Нечего мне было ему соврать. Да и кому врать – Гирту? С которым из одной деревянной миски жидкую кашу наворачивал? Сказал правду – вернее, он ее и сам угадал. Сказал и жду – что ответит? Ему же, если московитского шпиона выдаст, – деньги, чин!
Стояли мы в той безлюдной улочке, и ждал я… Чувствовал, как нож на спине чуть оттягивает пояс. И понимал, что на Гирта у меня рука не поднимется.
– Я не такой ученый, как ты, – сказал Гирт, – и ты мне своих запутанных дел не объясняй. Все равно не пойму. Шведы, саксонцы ли – все равно. И русский царь воли не даст. А если и даст, то не тем, кто в постолах ходит. Одного хочу – домой поскорее вернуться. Не могу я здесь, тесно, тяжко…
Помолчал и добавил:
– Не бойся, не выдам…
Он похлопал меня по плечу, вдруг взглянул как-то диковато, и такая тоска была в его запавших глазах, что я не выдержал – как к брату, к нему приник. Ведь ближе Гирта никого у меня здесь не было. И у него – кроме меня.

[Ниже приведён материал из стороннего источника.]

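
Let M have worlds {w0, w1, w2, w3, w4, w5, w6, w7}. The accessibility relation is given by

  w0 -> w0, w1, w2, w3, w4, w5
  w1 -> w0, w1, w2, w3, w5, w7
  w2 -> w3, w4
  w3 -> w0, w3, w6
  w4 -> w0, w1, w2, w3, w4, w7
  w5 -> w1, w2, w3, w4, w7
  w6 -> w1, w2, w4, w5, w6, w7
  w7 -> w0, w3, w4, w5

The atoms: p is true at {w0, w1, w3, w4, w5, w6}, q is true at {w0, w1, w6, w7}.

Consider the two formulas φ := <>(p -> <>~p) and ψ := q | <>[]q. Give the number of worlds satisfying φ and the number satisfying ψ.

For <>(p -> <>~p):
w0: successors {w0, w1, w2, w3, w4, w5}; p -> <>~p there: w0:T, w1:T, w2:T, w3:F, w4:T, w5:T. ✓
w1: successors {w0, w1, w2, w3, w5, w7}; p -> <>~p there: w0:T, w1:T, w2:T, w3:F, w5:T, w7:T. ✓
w2: successors {w3, w4}; p -> <>~p there: w3:F, w4:T. ✓
w3: successors {w0, w3, w6}; p -> <>~p there: w0:T, w3:F, w6:T. ✓
w4: successors {w0, w1, w2, w3, w4, w7}; p -> <>~p there: w0:T, w1:T, w2:T, w3:F, w4:T, w7:T. ✓
w5: successors {w1, w2, w3, w4, w7}; p -> <>~p there: w1:T, w2:T, w3:F, w4:T, w7:T. ✓
w6: successors {w1, w2, w4, w5, w6, w7}; p -> <>~p there: w1:T, w2:T, w4:T, w5:T, w6:T, w7:T. ✓
w7: successors {w0, w3, w4, w5}; p -> <>~p there: w0:T, w3:F, w4:T, w5:T. ✓
— 8 worlds.
For q | <>[]q:
w0: q is T, <>[]q is F. ✓
w1: q is T, <>[]q is F. ✓
w2: q is F, <>[]q is F. ✗
w3: q is F, <>[]q is F. ✗
w4: q is F, <>[]q is F. ✗
w5: q is F, <>[]q is F. ✗
w6: q is T, <>[]q is F. ✓
w7: q is T, <>[]q is F. ✓
— 4 worlds.

8 and 4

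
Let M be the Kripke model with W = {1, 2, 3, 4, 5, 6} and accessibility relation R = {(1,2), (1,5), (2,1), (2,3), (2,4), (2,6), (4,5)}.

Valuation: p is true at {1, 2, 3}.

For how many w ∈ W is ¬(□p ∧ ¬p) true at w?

1: □p ∧ ¬p is F. ✓
2: □p ∧ ¬p is F. ✓
3: □p ∧ ¬p is F. ✓
4: □p ∧ ¬p is F. ✓
5: □p ∧ ¬p is T. ✗
6: □p ∧ ¬p is T. ✗
Satisfying worlds: {1, 2, 3, 4}.

4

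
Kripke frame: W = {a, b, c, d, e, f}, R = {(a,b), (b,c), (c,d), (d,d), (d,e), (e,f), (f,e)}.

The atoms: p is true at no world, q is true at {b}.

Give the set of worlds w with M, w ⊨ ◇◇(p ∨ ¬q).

a: successors {b}; ◇(p ∨ ¬q) there: b:T. ✓
b: successors {c}; ◇(p ∨ ¬q) there: c:T. ✓
c: successors {d}; ◇(p ∨ ¬q) there: d:T. ✓
d: successors {d, e}; ◇(p ∨ ¬q) there: d:T, e:T. ✓
e: successors {f}; ◇(p ∨ ¬q) there: f:T. ✓
f: successors {e}; ◇(p ∨ ¬q) there: e:T. ✓

{a, b, c, d, e, f}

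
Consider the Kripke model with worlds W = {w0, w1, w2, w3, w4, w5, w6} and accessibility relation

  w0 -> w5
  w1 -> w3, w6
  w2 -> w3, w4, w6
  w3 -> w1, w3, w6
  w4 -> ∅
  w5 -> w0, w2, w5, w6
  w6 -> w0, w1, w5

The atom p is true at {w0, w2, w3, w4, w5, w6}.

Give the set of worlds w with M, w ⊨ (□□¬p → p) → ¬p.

{w1}

w0: □□¬p → p is T, ¬p is F. ✗
w1: □□¬p → p is T, ¬p is T. ✓
w2: □□¬p → p is T, ¬p is F. ✗
w3: □□¬p → p is T, ¬p is F. ✗
w4: □□¬p → p is T, ¬p is F. ✗
w5: □□¬p → p is T, ¬p is F. ✗
w6: □□¬p → p is T, ¬p is F. ✗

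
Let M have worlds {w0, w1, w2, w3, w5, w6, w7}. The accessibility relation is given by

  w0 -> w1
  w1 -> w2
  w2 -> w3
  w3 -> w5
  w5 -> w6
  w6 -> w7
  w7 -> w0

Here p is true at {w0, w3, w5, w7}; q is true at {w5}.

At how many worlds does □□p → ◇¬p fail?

w0: □□p is F, ◇¬p is T. ✓
w1: □□p is T, ◇¬p is T. ✓
w2: □□p is T, ◇¬p is F. ✗
w3: □□p is F, ◇¬p is F. ✓
w5: □□p is T, ◇¬p is T. ✓
w6: □□p is T, ◇¬p is F. ✗
w7: □□p is F, ◇¬p is F. ✓
Satisfying worlds: {w0, w1, w3, w5, w7}.
So □□p → ◇¬p fails at the other 2 worlds.

2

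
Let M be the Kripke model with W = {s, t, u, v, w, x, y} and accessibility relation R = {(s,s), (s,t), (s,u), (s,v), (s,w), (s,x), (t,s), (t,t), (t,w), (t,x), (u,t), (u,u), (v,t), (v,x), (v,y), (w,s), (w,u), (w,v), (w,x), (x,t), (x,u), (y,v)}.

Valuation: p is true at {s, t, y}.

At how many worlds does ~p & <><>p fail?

s: ~p is F, <><>p is T. ✗
t: ~p is F, <><>p is T. ✗
u: ~p is T, <><>p is T. ✓
v: ~p is T, <><>p is T. ✓
w: ~p is T, <><>p is T. ✓
x: ~p is T, <><>p is T. ✓
y: ~p is F, <><>p is T. ✗
Satisfying worlds: {u, v, w, x}.
So ~p & <><>p fails at the other 3 worlds.

3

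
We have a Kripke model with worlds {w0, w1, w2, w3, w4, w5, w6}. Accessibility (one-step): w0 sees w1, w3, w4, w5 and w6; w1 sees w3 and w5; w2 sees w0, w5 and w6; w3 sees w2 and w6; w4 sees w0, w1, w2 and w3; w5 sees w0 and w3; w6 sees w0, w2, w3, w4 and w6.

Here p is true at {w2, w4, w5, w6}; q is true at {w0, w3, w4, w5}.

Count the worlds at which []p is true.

w0: successors {w1, w3, w4, w5, w6}; p there: w1:F, w3:F, w4:T, w5:T, w6:T. ✗
w1: successors {w3, w5}; p there: w3:F, w5:T. ✗
w2: successors {w0, w5, w6}; p there: w0:F, w5:T, w6:T. ✗
w3: successors {w2, w6}; p there: w2:T, w6:T. ✓
w4: successors {w0, w1, w2, w3}; p there: w0:F, w1:F, w2:T, w3:F. ✗
w5: successors {w0, w3}; p there: w0:F, w3:F. ✗
w6: successors {w0, w2, w3, w4, w6}; p there: w0:F, w2:T, w3:F, w4:T, w6:T. ✗
Satisfying worlds: {w3}.

1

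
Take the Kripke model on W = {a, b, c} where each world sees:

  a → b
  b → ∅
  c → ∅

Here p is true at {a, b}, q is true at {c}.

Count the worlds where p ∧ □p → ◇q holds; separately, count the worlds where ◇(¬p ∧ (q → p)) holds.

1 and 0

For p ∧ □p → ◇q:
a: p ∧ □p is T, ◇q is F. ✗
b: p ∧ □p is T, ◇q is F. ✗
c: p ∧ □p is F, ◇q is F. ✓
— 1 world.
For ◇(¬p ∧ (q → p)):
a: successors {b}; ¬p ∧ (q → p) there: b:F. ✗
b: no successors, so ◇(¬p ∧ (q → p)) fails. ✗
c: no successors, so ◇(¬p ∧ (q → p)) fails. ✗
— 0 worlds.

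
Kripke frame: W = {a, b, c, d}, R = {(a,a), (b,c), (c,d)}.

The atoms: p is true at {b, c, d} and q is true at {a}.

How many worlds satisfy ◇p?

2

a: successors {a}; p there: a:F. ✗
b: successors {c}; p there: c:T. ✓
c: successors {d}; p there: d:T. ✓
d: no successors, so ◇p fails. ✗
Satisfying worlds: {b, c}.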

Было еще невозможное – белая рука, приподнявшая край занавески, и быстрые черные глаза, мелькнувшие сегодня утром в глубине высокого окна. Был стук каблучков, который я уж даже не слышал, а угадывал издалека. Но это я гнал прочь, это нынче – не для меня. Хоть прилепился же государь всей душой к мариенбургской полонянке…
Гирт ждал меня у портала. Я подкрался сзади и с прыжка повис у него на плечах. Что за черт подбивал меня в тот день на баловство? Я начал ему рассказывать вчерашнюю историю о фортуне короля Карла, Гирт изумлялся и соглашался, и до того мне стало вдруг весело, до того неразумными в моем рассказе оказались шведы, что я и сам поверил в их дурость и нерасторопность. Гирт несколько раз обрывал меня, начиная шепотом рассказывать о Цитадели – какой в ней устроен ров и чем различаются равелины, – а я сам хохотал и его смешил, хотя в душе вспыхивало жуткое – ох, не к добру разыгрался! Так мы и шли к последнему, восточному бастиону Риги – Шеровскому…

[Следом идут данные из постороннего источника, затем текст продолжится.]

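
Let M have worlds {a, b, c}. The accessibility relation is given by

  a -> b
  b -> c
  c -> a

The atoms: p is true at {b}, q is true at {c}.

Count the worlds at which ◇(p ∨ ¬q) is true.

a: successors {b}; p ∨ ¬q there: b:T. ✓
b: successors {c}; p ∨ ¬q there: c:F. ✗
c: successors {a}; p ∨ ¬q there: a:T. ✓
Satisfying worlds: {a, c}.

2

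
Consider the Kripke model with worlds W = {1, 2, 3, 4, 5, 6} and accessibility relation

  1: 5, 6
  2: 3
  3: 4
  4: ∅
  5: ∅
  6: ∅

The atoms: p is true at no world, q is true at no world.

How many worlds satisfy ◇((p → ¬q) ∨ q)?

1: successors {5, 6}; (p → ¬q) ∨ q there: 5:T, 6:T. ✓
2: successors {3}; (p → ¬q) ∨ q there: 3:T. ✓
3: successors {4}; (p → ¬q) ∨ q there: 4:T. ✓
4: no successors, so ◇((p → ¬q) ∨ q) fails. ✗
5: no successors, so ◇((p → ¬q) ∨ q) fails. ✗
6: no successors, so ◇((p → ¬q) ∨ q) fails. ✗
Satisfying worlds: {1, 2, 3}.

3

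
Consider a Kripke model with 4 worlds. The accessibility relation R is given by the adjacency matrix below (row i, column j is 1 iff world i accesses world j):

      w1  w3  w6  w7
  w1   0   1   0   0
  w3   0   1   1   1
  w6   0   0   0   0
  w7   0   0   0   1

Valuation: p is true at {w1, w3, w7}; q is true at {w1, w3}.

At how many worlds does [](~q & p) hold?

w1: successors {w3}; ~q & p there: w3:F. ✗
w3: successors {w3, w6, w7}; ~q & p there: w3:F, w6:F, w7:T. ✗
w6: no successors, so [](~q & p) holds vacuously. ✓
w7: successors {w7}; ~q & p there: w7:T. ✓
Satisfying worlds: {w6, w7}.

2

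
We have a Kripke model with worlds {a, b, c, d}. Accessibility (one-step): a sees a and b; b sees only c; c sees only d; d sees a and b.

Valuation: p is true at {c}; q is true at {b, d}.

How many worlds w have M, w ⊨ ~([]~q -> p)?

1

a: []~q -> p is T. ✗
b: []~q -> p is F. ✓
c: []~q -> p is T. ✗
d: []~q -> p is T. ✗
Satisfying worlds: {b}.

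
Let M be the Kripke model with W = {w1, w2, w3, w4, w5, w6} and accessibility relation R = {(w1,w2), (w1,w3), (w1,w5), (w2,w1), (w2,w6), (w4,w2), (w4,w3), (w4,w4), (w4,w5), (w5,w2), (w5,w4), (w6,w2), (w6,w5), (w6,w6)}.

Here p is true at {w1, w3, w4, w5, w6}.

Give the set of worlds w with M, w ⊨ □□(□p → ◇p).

w1: successors {w2, w3, w5}; □(□p → ◇p) there: w2:T, w3:T, w5:T. ✓
w2: successors {w1, w6}; □(□p → ◇p) there: w1:F, w6:T. ✗
w3: no successors, so □□(□p → ◇p) holds vacuously. ✓
w4: successors {w2, w3, w4, w5}; □(□p → ◇p) there: w2:T, w3:T, w4:F, w5:T. ✗
w5: successors {w2, w4}; □(□p → ◇p) there: w2:T, w4:F. ✗
w6: successors {w2, w5, w6}; □(□p → ◇p) there: w2:T, w5:T, w6:T. ✓

{w1, w3, w6}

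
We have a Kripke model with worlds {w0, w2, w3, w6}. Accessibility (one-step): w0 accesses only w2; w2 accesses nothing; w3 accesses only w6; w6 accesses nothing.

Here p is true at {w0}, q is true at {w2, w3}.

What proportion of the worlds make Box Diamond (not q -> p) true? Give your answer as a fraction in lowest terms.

w0: successors {w2}; Diamond (not q -> p) there: w2:F. ✗
w2: no successors, so Box Diamond (not q -> p) holds vacuously. ✓
w3: successors {w6}; Diamond (not q -> p) there: w6:F. ✗
w6: no successors, so Box Diamond (not q -> p) holds vacuously. ✓
That's 2 of 4 worlds, so 2/4 = 1/2.

1/2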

– Мы медленно пробирались вдоль глухой стены иоанновской церкви. Шведы старательно оттесняли тебя от толпы. Я все еще пыталась загородить им дорогу.
– Господин сержант, отец будет жаловаться… – говорила я, как будто от этих сердитых слов кирасиры растеряются, отступят, веревка сама собой развяжется, и ты окажешься на свободе. – Господин лейтенант, отец этого так не оставит!
– Фрекен Ульрика, нечего вам, благовоспитанной девушке, стоять здесь, в этой грязной толпе, – резонно отвечал сержант. – Ваш уважаемый отец вряд ли вас за это похвалит. Идите спокойно домой и радуйтесь, что лазутчик не ушел безнаказанно.
Радоваться?.. Я вся дрожала, а ты отводил взгляд, но я уже встретила твои глаза сегодня, я уже смотрела в них, и теперь моя жизнь была непостижимо связана с твоей – может быть, даже и тоненькой ниточкой единственного взгляда.
– Вы говорите – радуйтесь? – как бы издалека слышала я собственный голос. – Уводите лучшего конюха, который у нас был за четыре года, и говорите радуйтесь?
Я ничего не могла больше – только на несколько минут оттянуть твою смерть. Если бы в моей корзинке были хоть маленькие ножницы!.. Хоть что-нибудь!..
Маде отчаянно дергала меня сзади за юбку. Наконец я обернулась к ней. И по ее лицу поняла: пока я кричала на сержанта Эрикссена, что-то изменилось, появилась какая-то надежда…
– Ну?.. – даже не спросила, а еле слышно выдохнула я.
– Их надо задержать… – вроде не услышалось, а мелькнуло неуловимым движением губ. Зачем? Надолго? Это было неважно.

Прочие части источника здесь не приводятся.